DEPOK – Badan Perencanaan Pembangunan Nasional (Bappenas)/Kementerian PPN menilai dukungan pemerintah daerah dalam mempercepat digitalisasi pembelajaran menjadi kunci sukses. Program ini merupakan prioritas pemerintah dan membutuhkan sinergi lintas instansi, terutama dinas pendidikan di daerah.
Hal tersebut disampaikan Koordinator Perencana Ahli Madya, Direktorat Pendidikan Dasar dan Menengah Bappenas, Sularsono, pada sesi Diskusi Komisi III Konsolidasi Nasional (Konsolnas) Pendidikan Dasar dan Menengah 2026 di PPSDM, Sawangan, Depok, Selasa (10/2/2026).

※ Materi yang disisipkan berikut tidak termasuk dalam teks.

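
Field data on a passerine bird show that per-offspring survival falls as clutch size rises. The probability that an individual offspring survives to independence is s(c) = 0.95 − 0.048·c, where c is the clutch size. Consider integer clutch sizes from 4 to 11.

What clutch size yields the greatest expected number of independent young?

10

Expected independent young = c × s(c):
  c=4: 4 × 0.758 = 3.032
  c=5: 5 × 0.710 = 3.550
  c=6: 6 × 0.662 = 3.972
  c=7: 7 × 0.614 = 4.298
  c=8: 8 × 0.566 = 4.528
  c=9: 9 × 0.518 = 4.662
  c=10: 10 × 0.470 = 4.700
  c=11: 11 × 0.422 = 4.642
Maximum at c = 10 (4.700 independent young).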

“Digitalisasi pembelajaran dan penguatan ekosistem pendidikan digital di sekolah dinilai mendesak. Program Digitalisasi Pembelajaran yang merupakan Program Strategis Nasional (PSN) disebut perlu mendapat dukungan penuh dari seluruh pemangku kepentingan agar target nasional dapat tercapai,” kata Sularsono.
Peserta konsolidasi juga menilai digitalisasi di sekolah sangat dibutuhkan oleh murid. Kebutuhan tersebut mencakup pemanfaatan teknologi pembelajaran, penguatan sistem pendidikan berbasis digital, serta dukungan infrastruktur dan kebijakan dari pusat hingga daerah.
Dukungan pemerintah daerah menjadi faktor penting dalam implementasi program. Setiap daerah diharapkan berperan aktif melalui koordinasi dengan instansi terkait agar pelaksanaan program strategis nasional berjalan efektif. Konsolnas menjadi forum untuk menyatukan persepsi sekaligus memperkuat komitmen daerah dalam mendukung agenda prioritas pemerintah.
Melalui konsolidasi ini, pemerintah berharap target Digitalisasi Pembejaran dapat dicapai lebih cepat. Percepatan program dinilai berkontribusi pada peningkatan kualitas pendidikan dan mendukung visi pembangunan sumber daya manusia menuju Indonesia Emas.
Konsolnas juga diharapkan menghasilkan langkah konkret yang bermanfaat bagi murid. Pemerintah menargetkan program berjalan lancar dan memberi dampak langsung pada peningkatan mutu layanan pendidikan di sekolah.